Sorry Bob, but a person would have to be dumb as a post not to realize that flying a confederate flag represents to many people in this country the belief in their inferiority. If a flag is in a museum, or in a modern day historical battle, it most certainly is not being displayed for hate. Any other person who flies or displays that flag is doing so with the distinct understanding that the flag was created to represent what the vice president of the Confederacy made crystal clear:
On March 21, 1861, Stephens gave his famous Cornerstone Speech in Savannah, Georgia. In it he declared that slavery was the natural condition of blacks and the foundation of the Confederacy.

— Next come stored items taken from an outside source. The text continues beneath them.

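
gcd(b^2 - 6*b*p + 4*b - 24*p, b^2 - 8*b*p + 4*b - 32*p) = b + 4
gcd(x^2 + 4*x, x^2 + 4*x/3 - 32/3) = x + 4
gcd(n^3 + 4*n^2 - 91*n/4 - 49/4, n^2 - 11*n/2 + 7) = n - 7/2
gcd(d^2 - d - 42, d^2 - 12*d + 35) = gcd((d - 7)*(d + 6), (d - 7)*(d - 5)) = d - 7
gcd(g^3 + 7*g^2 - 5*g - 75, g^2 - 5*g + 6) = g - 3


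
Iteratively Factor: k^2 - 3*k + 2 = (k - 1)*(k - 2)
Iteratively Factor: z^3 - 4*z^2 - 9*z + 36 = (z + 3)*(z^2 - 7*z + 12) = (z - 4)*(z + 3)*(z - 3)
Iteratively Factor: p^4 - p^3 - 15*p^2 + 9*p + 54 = (p - 3)*(p^3 + 2*p^2 - 9*p - 18) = (p - 3)*(p + 2)*(p^2 - 9) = (p - 3)^2*(p + 2)*(p + 3)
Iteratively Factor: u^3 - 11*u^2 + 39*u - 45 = (u - 3)*(u^2 - 8*u + 15) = (u - 5)*(u - 3)*(u - 3)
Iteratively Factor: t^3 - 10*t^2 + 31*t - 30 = (t - 2)*(t^2 - 8*t + 15) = (t - 5)*(t - 2)*(t - 3)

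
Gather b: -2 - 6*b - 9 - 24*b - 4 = -30*b - 15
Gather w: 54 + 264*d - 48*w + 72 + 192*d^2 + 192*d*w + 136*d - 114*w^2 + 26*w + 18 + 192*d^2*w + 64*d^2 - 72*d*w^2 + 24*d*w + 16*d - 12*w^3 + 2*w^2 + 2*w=256*d^2 + 416*d - 12*w^3 + w^2*(-72*d - 112) + w*(192*d^2 + 216*d - 20) + 144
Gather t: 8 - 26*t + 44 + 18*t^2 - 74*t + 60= 18*t^2 - 100*t + 112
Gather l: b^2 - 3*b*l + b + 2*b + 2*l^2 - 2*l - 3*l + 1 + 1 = b^2 + 3*b + 2*l^2 + l*(-3*b - 5) + 2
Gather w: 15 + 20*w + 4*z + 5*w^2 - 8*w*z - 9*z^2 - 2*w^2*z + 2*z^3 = w^2*(5 - 2*z) + w*(20 - 8*z) + 2*z^3 - 9*z^2 + 4*z + 15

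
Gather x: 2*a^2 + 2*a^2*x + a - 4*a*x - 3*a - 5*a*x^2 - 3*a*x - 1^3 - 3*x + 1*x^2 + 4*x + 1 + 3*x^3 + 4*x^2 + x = 2*a^2 - 2*a + 3*x^3 + x^2*(5 - 5*a) + x*(2*a^2 - 7*a + 2)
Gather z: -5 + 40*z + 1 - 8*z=32*z - 4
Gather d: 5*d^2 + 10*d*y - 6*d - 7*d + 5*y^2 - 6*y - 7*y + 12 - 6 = 5*d^2 + d*(10*y - 13) + 5*y^2 - 13*y + 6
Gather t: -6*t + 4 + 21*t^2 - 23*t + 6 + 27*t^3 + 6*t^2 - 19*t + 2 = 27*t^3 + 27*t^2 - 48*t + 12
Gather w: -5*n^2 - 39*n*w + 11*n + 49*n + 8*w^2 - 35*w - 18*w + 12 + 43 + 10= -5*n^2 + 60*n + 8*w^2 + w*(-39*n - 53) + 65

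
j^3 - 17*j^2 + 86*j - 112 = (j - 8)*(j - 7)*(j - 2)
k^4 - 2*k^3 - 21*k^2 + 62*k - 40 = (k - 4)*(k - 2)*(k - 1)*(k + 5)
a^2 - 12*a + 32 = (a - 8)*(a - 4)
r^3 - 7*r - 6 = (r - 3)*(r + 1)*(r + 2)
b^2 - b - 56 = (b - 8)*(b + 7)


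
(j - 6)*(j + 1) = j^2 - 5*j - 6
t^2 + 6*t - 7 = (t - 1)*(t + 7)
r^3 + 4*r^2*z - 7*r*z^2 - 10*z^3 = (r - 2*z)*(r + z)*(r + 5*z)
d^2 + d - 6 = (d - 2)*(d + 3)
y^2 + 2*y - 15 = (y - 3)*(y + 5)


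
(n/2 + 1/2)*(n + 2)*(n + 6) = n^3/2 + 9*n^2/2 + 10*n + 6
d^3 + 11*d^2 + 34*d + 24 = (d + 1)*(d + 4)*(d + 6)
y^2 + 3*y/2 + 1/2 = (y + 1/2)*(y + 1)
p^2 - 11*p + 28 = (p - 7)*(p - 4)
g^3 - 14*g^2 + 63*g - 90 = (g - 6)*(g - 5)*(g - 3)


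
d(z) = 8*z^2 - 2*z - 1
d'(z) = 16*z - 2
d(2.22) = 33.99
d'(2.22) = 33.52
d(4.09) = 124.64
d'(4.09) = 63.44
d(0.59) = 0.60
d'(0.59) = 7.44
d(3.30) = 79.52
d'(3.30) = 50.80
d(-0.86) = 6.64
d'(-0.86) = -15.76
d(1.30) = 9.92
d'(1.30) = 18.80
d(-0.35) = 0.68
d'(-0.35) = -7.60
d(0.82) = 2.74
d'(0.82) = 11.12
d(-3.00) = 77.00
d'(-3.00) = -50.00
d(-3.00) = 77.00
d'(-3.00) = -50.00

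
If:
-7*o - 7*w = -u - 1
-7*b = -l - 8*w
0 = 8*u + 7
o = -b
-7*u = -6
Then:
No Solution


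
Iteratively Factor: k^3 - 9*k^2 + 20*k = (k)*(k^2 - 9*k + 20) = k*(k - 5)*(k - 4)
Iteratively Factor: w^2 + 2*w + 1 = (w + 1)*(w + 1)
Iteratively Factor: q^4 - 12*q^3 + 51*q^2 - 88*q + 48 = (q - 3)*(q^3 - 9*q^2 + 24*q - 16) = (q - 4)*(q - 3)*(q^2 - 5*q + 4) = (q - 4)^2*(q - 3)*(q - 1)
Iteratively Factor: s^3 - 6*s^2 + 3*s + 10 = (s + 1)*(s^2 - 7*s + 10) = (s - 2)*(s + 1)*(s - 5)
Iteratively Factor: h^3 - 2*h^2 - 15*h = (h + 3)*(h^2 - 5*h) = (h - 5)*(h + 3)*(h)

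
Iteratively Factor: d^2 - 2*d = (d - 2)*(d)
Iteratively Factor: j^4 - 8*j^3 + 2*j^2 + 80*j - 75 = (j - 5)*(j^3 - 3*j^2 - 13*j + 15) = (j - 5)^2*(j^2 + 2*j - 3) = (j - 5)^2*(j + 3)*(j - 1)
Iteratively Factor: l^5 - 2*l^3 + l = (l)*(l^4 - 2*l^2 + 1) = l*(l + 1)*(l^3 - l^2 - l + 1) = l*(l - 1)*(l + 1)*(l^2 - 1) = l*(l - 1)*(l + 1)^2*(l - 1)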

He declared, "Our new Government is founded upon exactly the opposite ideas; its foundations are laid, its cornerstone rests, upon the great truth that the negro is not equal to the white man; that slavery, subordination to the superior race, is his natural and normal condition."

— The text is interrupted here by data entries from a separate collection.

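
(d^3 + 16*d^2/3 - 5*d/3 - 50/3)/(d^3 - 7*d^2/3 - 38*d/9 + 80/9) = 3*(d + 5)/(3*d - 8)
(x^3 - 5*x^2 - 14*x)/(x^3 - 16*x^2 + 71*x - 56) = x*(x + 2)/(x^2 - 9*x + 8)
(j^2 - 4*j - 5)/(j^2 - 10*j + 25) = (j + 1)/(j - 5)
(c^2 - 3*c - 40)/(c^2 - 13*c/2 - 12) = 2*(c + 5)/(2*c + 3)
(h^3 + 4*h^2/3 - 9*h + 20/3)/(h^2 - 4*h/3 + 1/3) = (3*h^2 + 7*h - 20)/(3*h - 1)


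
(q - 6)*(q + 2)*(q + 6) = q^3 + 2*q^2 - 36*q - 72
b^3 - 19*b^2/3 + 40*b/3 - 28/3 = (b - 7/3)*(b - 2)^2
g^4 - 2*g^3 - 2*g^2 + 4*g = g*(g - 2)*(g - sqrt(2))*(g + sqrt(2))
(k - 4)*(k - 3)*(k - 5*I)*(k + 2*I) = k^4 - 7*k^3 - 3*I*k^3 + 22*k^2 + 21*I*k^2 - 70*k - 36*I*k + 120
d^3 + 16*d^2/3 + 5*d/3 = d*(d + 1/3)*(d + 5)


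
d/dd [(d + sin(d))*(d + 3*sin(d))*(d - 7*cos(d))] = (d + sin(d))*(d + 3*sin(d))*(7*sin(d) + 1) + (d + sin(d))*(d - 7*cos(d))*(3*cos(d) + 1) + (d + 3*sin(d))*(d - 7*cos(d))*(cos(d) + 1)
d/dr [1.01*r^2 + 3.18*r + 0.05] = 2.02*r + 3.18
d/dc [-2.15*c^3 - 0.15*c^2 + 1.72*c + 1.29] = -6.45*c^2 - 0.3*c + 1.72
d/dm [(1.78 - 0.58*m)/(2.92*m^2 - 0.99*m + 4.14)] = (1.6936*m^2 - 10.3952*m - 0.639)/(8.5264*m^4 - 5.7816*m^3 + 25.1577*m^2 - 8.1972*m + 17.1396)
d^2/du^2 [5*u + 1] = 0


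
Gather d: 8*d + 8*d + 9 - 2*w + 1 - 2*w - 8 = 16*d - 4*w + 2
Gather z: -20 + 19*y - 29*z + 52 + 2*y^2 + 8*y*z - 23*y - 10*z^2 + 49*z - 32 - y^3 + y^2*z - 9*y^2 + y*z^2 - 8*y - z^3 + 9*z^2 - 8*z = -y^3 - 7*y^2 - 12*y - z^3 + z^2*(y - 1) + z*(y^2 + 8*y + 12)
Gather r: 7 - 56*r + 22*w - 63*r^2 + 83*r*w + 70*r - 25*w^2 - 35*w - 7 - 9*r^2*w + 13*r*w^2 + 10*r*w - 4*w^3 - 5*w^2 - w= r^2*(-9*w - 63) + r*(13*w^2 + 93*w + 14) - 4*w^3 - 30*w^2 - 14*w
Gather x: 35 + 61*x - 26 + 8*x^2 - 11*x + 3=8*x^2 + 50*x + 12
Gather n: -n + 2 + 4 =6 - n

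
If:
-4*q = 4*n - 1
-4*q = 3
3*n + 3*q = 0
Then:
No Solution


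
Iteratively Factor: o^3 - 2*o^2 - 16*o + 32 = (o + 4)*(o^2 - 6*o + 8) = (o - 2)*(o + 4)*(o - 4)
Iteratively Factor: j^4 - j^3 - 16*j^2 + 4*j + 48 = (j - 2)*(j^3 + j^2 - 14*j - 24) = (j - 4)*(j - 2)*(j^2 + 5*j + 6) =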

And your heroes the Allman brothers were redneck heroin addicts who were one hit wonders with ramblin man and never made the top 50 artists in Rolling Stone and used the terrorist flag on one of their albums to appeal to a certain audience, which up North is an Irish clover leaf on a bar......dog whistles are not exclusively in the South and racism is nationwide, and my toothless, lawn cutting career, alcoholic neighbor who wears a kerchief on his head, wears short shorts that exposes his bulging belly as he thinks he is a ladies man at 72, and flies his confederate flag because he thinks it is about heritage, or in your case you argue.....hey...the heroin addict had a black man in their band......the flag represents heritage......my asz.......as Phil Collins slipped at a music award show.....its getting a little dark around here. Hell, music and the equality it represented was exactly the appeal of dope bros and their rebel flag.....the rejection of modern American music and a safe haven for the haters as black performers were getting access to tv, music, and movies. It was as much of a racist reflex to the darkening of American culture than it was the quality of their music. I liked their music, but I understood what they stood for in America.